I'm not sure of what you mean by the fulcrum point. The 10 kN load applied 3 m from the base produces a 30 kN-m couple at the base plate. But what is the base plate attached to? If it were a plate bolted at the 4 locations shown (0.7m spacing) and double nutted (one nut above and one nut below the base plate) to a foundation, them 2 of the bolts would be in tension, and the other 2 in compression. The tensile force in the two bolts in tension would be 30/0.7) = 43 kN or about 21.5 kN/bolt. The compressive force in each of the other 2 bolts would have the same magnitude. And each bolt would see 2.5 kN shear. But your question needs clarification.

Last edited: Jul 13, 2009
3. Jul 14, 2009

### 3thanol

Thanks Phantomjay. The Base plate is steel which is fixed to concrete with bolts, the fulcrum or pivot point, I would have thought is the edge of the base plate where the application would pivot around should it be toppled over.

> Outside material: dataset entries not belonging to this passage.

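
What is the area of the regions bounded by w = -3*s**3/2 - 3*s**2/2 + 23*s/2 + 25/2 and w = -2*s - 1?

Set the curves equal: -3*s**3/2 - 3*s**2/2 + 23*s/2 + 25/2 = -2*s - 1, so -3*s**3/2 - 3*s**2/2 + 27*s/2 + 27/2 = 0, which factors as -3*(s - 3)*(s + 1)*(s + 3)/2 = 0. The curves meet at s = -3, -1, 3.
On [-3, -1], w = -2*s - 1 is on top; that piece has area ∫[-3,-1] (-(-3*s**3/2 - 3*s**2/2 + 27*s/2 + 27/2)) ds = 10.
On [-1, 3], w = -3*s**3/2 - 3*s**2/2 + 23*s/2 + 25/2 is on top; that piece has area ∫[-1,3] (-3*s**3/2 - 3*s**2/2 + 27*s/2 + 27/2) ds = 64.
Total enclosed area = 10 + 64 = 74.

74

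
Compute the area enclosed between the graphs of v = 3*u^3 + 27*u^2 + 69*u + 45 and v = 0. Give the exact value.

Set the curves equal: 3*u^3 + 27*u^2 + 69*u + 45 = 0, so 3*u^3 + 27*u^2 + 69*u + 45 = 0, which factors as 3*(u + 1)*(u + 3)*(u + 5) = 0. The curves meet at u = -5, -3, -1.
On [-5, -3], v = 3*u^3 + 27*u^2 + 69*u + 45 is on top; that piece has area ∫[-5,-3] (3*u^3 + 27*u^2 + 69*u + 45) du = 12.
On [-3, -1], v = 0 is on top; that piece has area ∫[-3,-1] (-(3*u^3 + 27*u^2 + 69*u + 45)) du = 12.
Total enclosed area = 12 + 12 = 24.

24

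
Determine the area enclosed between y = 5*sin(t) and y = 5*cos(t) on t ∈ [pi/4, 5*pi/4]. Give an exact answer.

10*sqrt(2)

On [pi/4, 5*pi/4], (5*sin(t)) - (5*cos(t)) = 5*sin(t) - 5*cos(t) is ≥ 0 throughout, so the area is a single integral of |5*sin(t) - 5*cos(t)|.
∫[pi/4,5*pi/4] (5*sin(t) - 5*cos(t)) dt = 10*sqrt(2).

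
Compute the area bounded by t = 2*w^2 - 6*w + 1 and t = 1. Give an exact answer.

9

Both boundary curves give t as a function of w, so integrate with respect to w. Setting them equal: 2*w^2 - 6*w = 0, i.e. 2*w*(w - 3) = 0, so they meet at w = 0, 3.
For w in [0, 3], t = 2*w^2 - 6*w + 1 is on the left; area = ∫[0,3] (-(2*w^2 - 6*w)) dw = 9.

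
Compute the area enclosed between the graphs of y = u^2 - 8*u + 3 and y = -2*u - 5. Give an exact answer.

4/3

Set the curves equal: u^2 - 8*u + 3 = -2*u - 5, so u^2 - 6*u + 8 = 0, which factors as (u - 4)*(u - 2) = 0. The curves meet at u = 2, 4.
On [2, 4], y = -2*u - 5 is on top; that piece has area ∫[2,4] (-(u^2 - 6*u + 8)) du = 4/3.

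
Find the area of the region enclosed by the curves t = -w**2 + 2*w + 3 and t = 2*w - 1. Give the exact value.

32/3

Both boundary curves give t as a function of w, so integrate with respect to w. Setting them equal: -w**2 + 4 = 0, i.e. -(w - 2)*(w + 2) = 0, so they meet at w = -2, 2.
For w in [-2, 2], t = -w**2 + 2*w + 3 is on the right; area = ∫[-2,2] (-w**2 + 4) dw = 32/3.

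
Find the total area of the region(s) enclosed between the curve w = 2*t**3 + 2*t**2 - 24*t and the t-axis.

The curve meets the t-axis where 2*t**3 + 2*t**2 - 24*t = 0, i.e. 2*t*(t - 3)*(t + 4) = 0, at t = -4, 0, 3.
On [-4, 0] the curve lies above the axis; ∫[-4,0] (2*t**3 + 2*t**2 - 24*t) dt = 320/3, giving area 320/3.
On [0, 3] the curve lies below the axis; ∫[0,3] (2*t**3 + 2*t**2 - 24*t) dt = -99/2, giving area 99/2.
Total area = 320/3 + 99/2 = 937/6.

937/6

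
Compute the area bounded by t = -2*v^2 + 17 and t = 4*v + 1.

72

Both boundary curves give t as a function of v, so integrate with respect to v. Setting them equal: -2*v^2 - 4*v + 16 = 0, i.e. -2*(v - 2)*(v + 4) = 0, so they meet at v = -4, 2.
For v in [-4, 2], t = -2*v^2 + 17 is on the right; area = ∫[-4,2] (-2*v^2 - 4*v + 16) dv = 72.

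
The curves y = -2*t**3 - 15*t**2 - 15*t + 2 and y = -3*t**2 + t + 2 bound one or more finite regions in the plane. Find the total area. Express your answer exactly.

16

Set the curves equal: -2*t**3 - 15*t**2 - 15*t + 2 = -3*t**2 + t + 2, so -2*t**3 - 12*t**2 - 16*t = 0, which factors as -2*t*(t + 2)*(t + 4) = 0. The curves meet at t = -4, -2, 0.
On [-4, -2], y = -3*t**2 + t + 2 is on top; that piece has area ∫[-4,-2] (-(-2*t**3 - 12*t**2 - 16*t)) dt = 8.
On [-2, 0], y = -2*t**3 - 15*t**2 - 15*t + 2 is on top; that piece has area ∫[-2,0] (-2*t**3 - 12*t**2 - 16*t) dt = 8.
Total enclosed area = 8 + 8 = 16.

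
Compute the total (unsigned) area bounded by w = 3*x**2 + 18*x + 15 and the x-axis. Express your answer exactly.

The curve meets the x-axis where 3*x**2 + 18*x + 15 = 0, i.e. 3*(x + 1)*(x + 5) = 0, at x = -5, -1.
On [-5, -1] the curve lies below the axis; ∫[-5,-1] (3*x**2 + 18*x + 15) dx = -32, giving area 32.

32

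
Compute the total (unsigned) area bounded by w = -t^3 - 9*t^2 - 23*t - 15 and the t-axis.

The curve meets the t-axis where -t^3 - 9*t^2 - 23*t - 15 = 0, i.e. -(t + 1)*(t + 3)*(t + 5) = 0, at t = -5, -3, -1.
On [-5, -3] the curve lies below the axis; ∫[-5,-3] (-t^3 - 9*t^2 - 23*t - 15) dt = -4, giving area 4.
On [-3, -1] the curve lies above the axis; ∫[-3,-1] (-t^3 - 9*t^2 - 23*t - 15) dt = 4, giving area 4.
Total area = 4 + 4 = 8.

8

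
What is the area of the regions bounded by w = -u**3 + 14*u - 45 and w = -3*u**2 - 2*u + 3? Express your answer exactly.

517/2

Set the curves equal: -u**3 + 14*u - 45 = -3*u**2 - 2*u + 3, so -u**3 + 3*u**2 + 16*u - 48 = 0, which factors as -(u - 4)*(u - 3)*(u + 4) = 0. The curves meet at u = -4, 3, 4.
On [-4, 3], w = -3*u**2 - 2*u + 3 is on top; that piece has area ∫[-4,3] (-(-u**3 + 3*u**2 + 16*u - 48)) du = 1029/4.
On [3, 4], w = -u**3 + 14*u - 45 is on top; that piece has area ∫[3,4] (-u**3 + 3*u**2 + 16*u - 48) du = 5/4.
Total enclosed area = 1029/4 + 5/4 = 517/2.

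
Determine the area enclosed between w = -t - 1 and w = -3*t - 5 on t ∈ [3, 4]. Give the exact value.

11

On [3, 4], (-t - 1) - (-3*t - 5) = 2*t + 4 is ≥ 0 throughout, so the area is a single integral of |2*t + 4|.
∫[3,4] (2*t + 4) dt = 11.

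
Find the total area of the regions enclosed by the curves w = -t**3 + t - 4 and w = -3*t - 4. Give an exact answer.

Set the curves equal: -t**3 + t - 4 = -3*t - 4, so -t**3 + 4*t = 0, which factors as -t*(t - 2)*(t + 2) = 0. The curves meet at t = -2, 0, 2.
On [-2, 0], w = -3*t - 4 is on top; that piece has area ∫[-2,0] (-(-t**3 + 4*t)) dt = 4.
On [0, 2], w = -t**3 + t - 4 is on top; that piece has area ∫[0,2] (-t**3 + 4*t) dt = 4.
Total enclosed area = 4 + 4 = 8.

8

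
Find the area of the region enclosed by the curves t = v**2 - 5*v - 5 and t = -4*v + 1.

Both boundary curves give t as a function of v, so integrate with respect to v. Setting them equal: v**2 - v - 6 = 0, i.e. (v - 3)*(v + 2) = 0, so they meet at v = -2, 3.
For v in [-2, 3], t = v**2 - 5*v - 5 is on the left; area = ∫[-2,3] (-(v**2 - v - 6)) dv = 125/6.

125/6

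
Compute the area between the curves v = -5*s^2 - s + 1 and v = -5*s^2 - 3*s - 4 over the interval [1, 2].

On [1, 2], (-5*s^2 - s + 1) - (-5*s^2 - 3*s - 4) = 2*s + 5 is ≥ 0 throughout, so the area is a single integral of |2*s + 5|.
∫[1,2] (2*s + 5) ds = 8.

8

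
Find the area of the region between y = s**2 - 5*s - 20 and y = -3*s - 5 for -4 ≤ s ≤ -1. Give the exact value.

53/3

The difference (s**2 - 5*s - 20) - (-3*s - 5) = s**2 - 2*s - 15 changes sign at s = -3 inside [-4, -1], so split the integral there.
∫[-4,-3] (s**2 - 2*s - 15) ds = 13/3.
∫[-3,-1] (s**2 - 2*s - 15) ds = -40/3; the area of that piece is 40/3.
Total area = 13/3 + 40/3 = 53/3.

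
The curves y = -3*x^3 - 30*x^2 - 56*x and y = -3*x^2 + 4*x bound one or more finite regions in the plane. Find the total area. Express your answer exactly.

Set the curves equal: -3*x^3 - 30*x^2 - 56*x = -3*x^2 + 4*x, so -3*x^3 - 27*x^2 - 60*x = 0, which factors as -3*x*(x + 4)*(x + 5) = 0. The curves meet at x = -5, -4, 0.
On [-5, -4], y = -3*x^2 + 4*x is on top; that piece has area ∫[-5,-4] (-(-3*x^3 - 27*x^2 - 60*x)) dx = 9/4.
On [-4, 0], y = -3*x^3 - 30*x^2 - 56*x is on top; that piece has area ∫[-4,0] (-3*x^3 - 27*x^2 - 60*x) dx = 96.
Total enclosed area = 9/4 + 96 = 393/4.

393/4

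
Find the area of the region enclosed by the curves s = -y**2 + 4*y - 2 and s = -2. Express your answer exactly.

32/3

Both boundary curves give s as a function of y, so integrate with respect to y. Setting them equal: -y**2 + 4*y = 0, i.e. -y*(y - 4) = 0, so they meet at y = 0, 4.
For y in [0, 4], s = -y**2 + 4*y - 2 is on the right; area = ∫[0,4] (-y**2 + 4*y) dy = 32/3.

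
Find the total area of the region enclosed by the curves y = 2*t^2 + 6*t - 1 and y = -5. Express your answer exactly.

Set the curves equal: 2*t^2 + 6*t - 1 = -5, so 2*t^2 + 6*t + 4 = 0, which factors as 2*(t + 1)*(t + 2) = 0. The curves meet at t = -2, -1.
On [-2, -1], y = -5 is on top; that piece has area ∫[-2,-1] (-(2*t^2 + 6*t + 4)) dt = 1/3.

1/3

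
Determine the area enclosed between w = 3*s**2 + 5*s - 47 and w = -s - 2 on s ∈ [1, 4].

53

The difference (3*s**2 + 5*s - 47) - (-s - 2) = 3*s**2 + 6*s - 45 changes sign at s = 3 inside [1, 4], so split the integral there.
∫[1,3] (3*s**2 + 6*s - 45) ds = -40; the area of that piece is 40.
∫[3,4] (3*s**2 + 6*s - 45) ds = 13.
Total area = 40 + 13 = 53.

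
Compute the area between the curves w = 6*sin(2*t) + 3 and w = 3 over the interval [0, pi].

The difference (6*sin(2*t) + 3) - (3) = 6*sin(2*t) changes sign at t = pi/2 inside [0, pi], so split the integral there.
∫[0,pi/2] (6*sin(2*t)) dt = 6.
∫[pi/2,pi] (6*sin(2*t)) dt = -6; the area of that piece is 6.
Total area = 6 + 6 = 12.

12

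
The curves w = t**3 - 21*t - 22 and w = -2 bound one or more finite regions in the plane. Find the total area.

999/4

Set the curves equal: t**3 - 21*t - 22 = -2, so t**3 - 21*t - 20 = 0, which factors as (t - 5)*(t + 1)*(t + 4) = 0. The curves meet at t = -4, -1, 5.
On [-4, -1], w = t**3 - 21*t - 22 is on top; that piece has area ∫[-4,-1] (t**3 - 21*t - 20) dt = 135/4.
On [-1, 5], w = -2 is on top; that piece has area ∫[-1,5] (-(t**3 - 21*t - 20)) dt = 216.
Total enclosed area = 135/4 + 216 = 999/4.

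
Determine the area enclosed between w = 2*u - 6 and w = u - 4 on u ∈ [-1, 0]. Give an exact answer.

On [-1, 0], (2*u - 6) - (u - 4) = u - 2 is ≤ 0 throughout, so the area is a single integral of |u - 2|.
∫[-1,0] (u - 2) du = -5/2; the area of that piece is 5/2.

5/2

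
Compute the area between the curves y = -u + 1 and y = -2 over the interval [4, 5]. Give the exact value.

3/2

On [4, 5], (-u + 1) - (-2) = -u + 3 is ≤ 0 throughout, so the area is a single integral of |-u + 3|.
∫[4,5] (-u + 3) du = -3/2; the area of that piece is 3/2.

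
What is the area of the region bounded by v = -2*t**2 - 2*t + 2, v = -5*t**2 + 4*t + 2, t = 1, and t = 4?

The difference (-2*t**2 - 2*t + 2) - (-5*t**2 + 4*t + 2) = 3*t**2 - 6*t changes sign at t = 2 inside [1, 4], so split the integral there.
∫[1,2] (3*t**2 - 6*t) dt = -2; the area of that piece is 2.
∫[2,4] (3*t**2 - 6*t) dt = 20.
Total area = 2 + 20 = 22.

22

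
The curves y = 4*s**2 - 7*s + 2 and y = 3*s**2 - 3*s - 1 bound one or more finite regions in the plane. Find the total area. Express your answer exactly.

Set the curves equal: 4*s**2 - 7*s + 2 = 3*s**2 - 3*s - 1, so s**2 - 4*s + 3 = 0, which factors as (s - 3)*(s - 1) = 0. The curves meet at s = 1, 3.
On [1, 3], y = 3*s**2 - 3*s - 1 is on top; that piece has area ∫[1,3] (-(s**2 - 4*s + 3)) ds = 4/3.

4/3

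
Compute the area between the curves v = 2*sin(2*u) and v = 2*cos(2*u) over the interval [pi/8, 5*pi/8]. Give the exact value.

On [pi/8, 5*pi/8], (2*sin(2*u)) - (2*cos(2*u)) = 2*sin(2*u) - 2*cos(2*u) is ≥ 0 throughout, so the area is a single integral of |2*sin(2*u) - 2*cos(2*u)|.
∫[pi/8,5*pi/8] (2*sin(2*u) - 2*cos(2*u)) du = 2*sqrt(2).

2*sqrt(2)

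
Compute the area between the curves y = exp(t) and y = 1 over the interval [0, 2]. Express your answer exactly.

-3 + exp(2)

On [0, 2], (exp(t)) - (1) = exp(t) - 1 is ≥ 0 throughout, so the area is a single integral of |exp(t) - 1|.
∫[0,2] (exp(t) - 1) dt = -3 + exp(2).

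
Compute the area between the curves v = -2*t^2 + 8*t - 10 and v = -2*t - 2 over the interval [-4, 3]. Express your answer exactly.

The difference (-2*t^2 + 8*t - 10) - (-2*t - 2) = -2*t^2 + 10*t - 8 changes sign at t = 1 inside [-4, 3], so split the integral there.
∫[-4,1] (-2*t^2 + 10*t - 8) dt = -475/3; the area of that piece is 475/3.
∫[1,3] (-2*t^2 + 10*t - 8) dt = 20/3.
Total area = 475/3 + 20/3 = 165.

165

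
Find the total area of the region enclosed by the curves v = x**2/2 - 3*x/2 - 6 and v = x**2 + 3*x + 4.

Set the curves equal: x**2/2 - 3*x/2 - 6 = x**2 + 3*x + 4, so -x**2/2 - 9*x/2 - 10 = 0, which factors as -(x + 4)*(x + 5)/2 = 0. The curves meet at x = -5, -4.
On [-5, -4], v = x**2/2 - 3*x/2 - 6 is on top; that piece has area ∫[-5,-4] (-x**2/2 - 9*x/2 - 10) dx = 1/12.

1/12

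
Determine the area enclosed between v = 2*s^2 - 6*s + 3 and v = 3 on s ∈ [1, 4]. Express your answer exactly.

31/3

The difference (2*s^2 - 6*s + 3) - (3) = 2*s^2 - 6*s changes sign at s = 3 inside [1, 4], so split the integral there.
∫[1,3] (2*s^2 - 6*s) ds = -20/3; the area of that piece is 20/3.
∫[3,4] (2*s^2 - 6*s) ds = 11/3.
Total area = 20/3 + 11/3 = 31/3.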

Would the measurement not be from the back fixing centres to that edge 0.85 and if the case would this take the other two bolts out of compression and useful and a measure of 0.15 be obtainable, which could contribute to clamp the whole thing down.

so you would have 30/0.85/2 = 17.62kN per back fixing 30/0.15/2 = 100kN per front fixings. then would have to work out what percentage each bolt is clamping.

Also how did you come to that shear load if I may ask.

Many thanks.

4. Jul 14, 2009

### PhanthomJay

I assumed double nutted bolts (the lower nuts under the base plate are usually called leveling nuts); with this assumption, the base plate sits on the nuts, not the concrete, and bolt forces are determined as I noted, using the center of the base plate as the neutral axis, to yield the 21.5 kN tension in each of the 2 tension side bolts, and 21.5 kN compression in each of the 2 compression side bolts.
If one were to assume that the base plate is directly resting on the concrete, and bolted to the concrete with just single nuts on the bolts above the plate, the analysis woul be a bit different, as you'd have tensile forces on two of the bolts, and a triangular distribution of compressive stress acting on the other side, from the concrete bearing stresses. Such analysis for this case would be simuilar to reinforced concrete design with tension in the rebar and compression in the concrete, with the compressive force in the bolts ignored. The first method yields a conservative result if this is the case. Resist the temptation to use the far edge of the plate as the pivot for this latter case; all bolts will not be in tension.

The shear load is assumed equally distributed amongst each bolt (10 kN/4 = 2.5 kN).